Understanding that the full removal of taxes may be challenging, the CHTA president suggested a tax policy that is responsive to international travel demand seasonality. “For example, governments can affix a higher airline ticket tax in the peak winter season and lower taxes in the summer when demand is weak,” she said, adding that giving consumers better prices to drive visitation during the slow season could boost tourism, commerce and intra-regional VFR (Visiting Friends and Relatives) travel.

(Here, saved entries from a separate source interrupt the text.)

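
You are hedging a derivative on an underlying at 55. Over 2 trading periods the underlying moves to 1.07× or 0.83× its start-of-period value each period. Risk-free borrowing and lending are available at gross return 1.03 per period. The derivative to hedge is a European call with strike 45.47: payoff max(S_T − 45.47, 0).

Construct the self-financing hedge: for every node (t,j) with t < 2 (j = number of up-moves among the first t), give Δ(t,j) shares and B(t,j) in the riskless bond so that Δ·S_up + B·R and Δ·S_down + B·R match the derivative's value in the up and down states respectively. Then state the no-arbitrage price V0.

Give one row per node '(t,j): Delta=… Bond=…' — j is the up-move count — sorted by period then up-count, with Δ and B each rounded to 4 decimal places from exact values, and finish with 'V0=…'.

Under the risk-neutral measure, an up-move has probability p* = (R−d)/(u−d) = 0.8333 and values discount at R = 1.03.
Terminal values V(2,·): V(2,0)=0.0000, V(2,1)=3.3755, V(2,2)=17.4995
Node (1,0) S=45.6500: V=(p*·3.3755+(1−p*)·0.0000)/1.03=2.7310; Δ=(3.3755−0.0000)/(48.8455−37.8895)=0.3081; B=V−Δ·S=-11.3336
Node (1,1) S=58.8500: V=(p*·17.4995+(1−p*)·3.3755)/1.03=14.7044; Δ=(17.4995−3.3755)/(62.9695−48.8455)=1.0000; B=V−Δ·S=-44.1456
Node (0,0) S=55.0000: V=(p*·14.7044+(1−p*)·2.7310)/1.03=12.3386; Δ=(14.7044−2.7310)/(58.8500−45.6500)=0.9071; B=V−Δ·S=-37.5504
Each (Δ,B) replicates both successor values, so the strategy is self-financing and V0 is arbitrage-free.

(0,0): Delta=0.9071 Bond=-37.5504
(1,0): Delta=0.3081 Bond=-11.3336
(1,1): Delta=1.0000 Bond=-44.1456
V0=12.3386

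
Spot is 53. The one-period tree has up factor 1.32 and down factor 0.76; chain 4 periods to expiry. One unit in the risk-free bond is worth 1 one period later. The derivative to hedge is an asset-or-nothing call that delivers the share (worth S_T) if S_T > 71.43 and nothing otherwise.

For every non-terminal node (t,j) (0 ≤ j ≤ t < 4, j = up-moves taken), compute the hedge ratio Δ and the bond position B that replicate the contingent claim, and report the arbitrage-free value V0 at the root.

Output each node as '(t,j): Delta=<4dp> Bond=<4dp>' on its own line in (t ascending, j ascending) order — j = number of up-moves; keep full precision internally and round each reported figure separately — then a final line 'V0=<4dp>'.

Risk-neutral probability p* = (R−d)/(u−d) = (1−0.76)/(1.32−0.76) = 0.4286.
Terminal values V(4,·): V(4,0)=0.0000, V(4,1)=0.0000, V(4,2)=0.0000, V(4,3)=92.6427, V(4,4)=160.9058
Node (3,0) S=23.2657: V=(p*·0.0000+(1−p*)·0.0000)/1=0.0000; Δ=(0.0000−0.0000)/(30.7108−17.6820)=0.0000; B=V−Δ·S=0.0000
Node (3,1) S=40.4089: V=(p*·0.0000+(1−p*)·0.0000)/1=0.0000; Δ=(0.0000−0.0000)/(53.3397−30.7108)=0.0000; B=V−Δ·S=0.0000
Node (3,2) S=70.1839: V=(p*·92.6427+(1−p*)·0.0000)/1=39.7040; Δ=(92.6427−0.0000)/(92.6427−53.3397)=2.3571; B=V−Δ·S=-125.7294
Node (3,3) S=121.8983: V=(p*·160.9058+(1−p*)·92.6427)/1=121.8983; Δ=(160.9058−92.6427)/(160.9058−92.6427)=1.0000; B=V−Δ·S=0.0000
Node (2,0) S=30.6128: V=(p*·0.0000+(1−p*)·0.0000)/1=0.0000; Δ=(0.0000−0.0000)/(40.4089−23.2657)=0.0000; B=V−Δ·S=0.0000
Node (2,1) S=53.1696: V=(p*·39.7040+(1−p*)·0.0000)/1=17.0160; Δ=(39.7040−0.0000)/(70.1839−40.4089)=1.3335; B=V−Δ·S=-53.8840
Node (2,2) S=92.3472: V=(p*·121.8983+(1−p*)·39.7040)/1=74.9301; Δ=(121.8983−39.7040)/(121.8983−70.1839)=1.5894; B=V−Δ·S=-71.8454
Node (1,0) S=40.2800: V=(p*·17.0160+(1−p*)·0.0000)/1=7.2926; Δ=(17.0160−0.0000)/(53.1696−30.6128)=0.7544; B=V−Δ·S=-23.0932
Node (1,1) S=69.9600: V=(p*·74.9301+(1−p*)·17.0160)/1=41.8364; Δ=(74.9301−17.0160)/(92.3472−53.1696)=1.4782; B=V−Δ·S=-61.5817
Node (0,0) S=53.0000: V=(p*·41.8364+(1−p*)·7.2926)/1=22.0971; Δ=(41.8364−7.2926)/(69.9600−40.2800)=1.1639; B=V−Δ·S=-39.5883
Self-financing check: at every node Δ·S+B equals the discounted successor values.

(0,0): Delta=1.1639 Bond=-39.5883
(1,0): Delta=0.7544 Bond=-23.0932
(1,1): Delta=1.4782 Bond=-61.5817
(2,0): Delta=0.0000 Bond=0.0000
(2,1): Delta=1.3335 Bond=-53.8840
(2,2): Delta=1.5894 Bond=-71.8454
(3,0): Delta=0.0000 Bond=0.0000
(3,1): Delta=0.0000 Bond=0.0000
(3,2): Delta=2.3571 Bond=-125.7294
(3,3): Delta=1.0000 Bond=0.0000
V0=22.0971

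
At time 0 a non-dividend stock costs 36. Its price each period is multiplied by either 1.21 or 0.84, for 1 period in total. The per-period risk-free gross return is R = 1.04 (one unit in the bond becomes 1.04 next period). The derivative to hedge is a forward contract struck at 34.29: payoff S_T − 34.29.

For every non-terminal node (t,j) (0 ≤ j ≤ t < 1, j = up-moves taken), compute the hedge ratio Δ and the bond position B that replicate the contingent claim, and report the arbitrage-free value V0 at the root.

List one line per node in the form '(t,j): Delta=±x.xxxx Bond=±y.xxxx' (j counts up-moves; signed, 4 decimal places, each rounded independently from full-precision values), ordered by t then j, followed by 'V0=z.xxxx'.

The replicating-portfolio and risk-neutral prices coincide; use p* = (1.04−0.84)/(1.21−0.84) = 0.5405 for the latter.
Terminal values V(1,·): V(1,0)=-4.0500, V(1,1)=9.2700
Node (0,0) S=36.0000: V=(p*·9.2700+(1−p*)·-4.0500)/1.04=3.0288; Δ=(9.2700−-4.0500)/(43.5600−30.2400)=1.0000; B=V−Δ·S=-32.9712
Self-financing check: at every node Δ·S+B equals the discounted successor values.

(0,0): Delta=1.0000 Bond=-32.9712
V0=3.0288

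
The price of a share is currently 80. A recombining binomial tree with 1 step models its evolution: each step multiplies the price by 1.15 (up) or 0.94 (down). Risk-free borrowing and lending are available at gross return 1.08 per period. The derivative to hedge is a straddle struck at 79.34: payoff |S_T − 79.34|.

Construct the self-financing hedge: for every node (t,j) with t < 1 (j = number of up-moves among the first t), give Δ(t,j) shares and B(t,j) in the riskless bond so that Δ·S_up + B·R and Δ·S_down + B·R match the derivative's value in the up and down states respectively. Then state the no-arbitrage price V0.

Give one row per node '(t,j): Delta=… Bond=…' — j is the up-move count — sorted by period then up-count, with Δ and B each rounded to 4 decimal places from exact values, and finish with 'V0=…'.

Since d<R<u, set p* = (R−d)/(u−d) = 0.6667; price each node as the discounted p*-expectation of its children.
Payoff layer (t=1): V(1,0)=4.1400, V(1,1)=12.6600
  t=0,j=0: stock 80.0000 → up 92.0000 (V=12.6600), down 75.2000 (V=4.1400). Price 9.0926; hedge Δ=0.5071, bond B=-31.4788.
Check: Δ(0,0)·S0 + B(0,0) = 9.0926 = V0.

(0,0): Delta=0.5071 Bond=-31.4788
V0=9.0926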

Speaking recently at IATA Caribbean Aviation Day in Grand Cayman, the successful Jamaican hotelier said the economics of such a variable policy may in fact result in a net gain in tax revenue to Caribbean governments. “As travel becomes more affordable and we stimulate more travel, this will result in more local spending, and consequently an increase in local tax collections,” she said, underscoring there will be an overall net benefit to the consumer thanks to lower ticket prices.

“I think it’s a concept that should be explored,” said Madden-Greig, who argued that a well-developed strategy could address diverse perspectives on taxation. “There’s a way to do it that allows for flexibility so you still have taxation on the front end, but when you need to drive demand, you can reduce those taxes and make up the difference on the tail end,” she said. The taxation details however must be transparent, she warned.

Madden-Greig, the Jamaica-based Group Director of Marketing & Sales at The Courtleigh Hospitality Group, said she hopes to explore the “dynamic taxation strategy” at the upcoming Caribbean Travel Forum, taking place at CHTA’s Caribbean Travel Marketplace in San Juan, Puerto Rico, October 3 to 5, 2022.

“This could definitely answer the call for reduction in taxes, but not a reduction necessarily all year-round,” the CHTA president explained, suggesting that policy makers could consider alternate tax regimes for regional and international flights in order to drive multi-destination and intra-regional travel.

She admitted that research is required on the technological options to implement the system: “It may not be an immediate solution, but it’s a solution we can work towards.”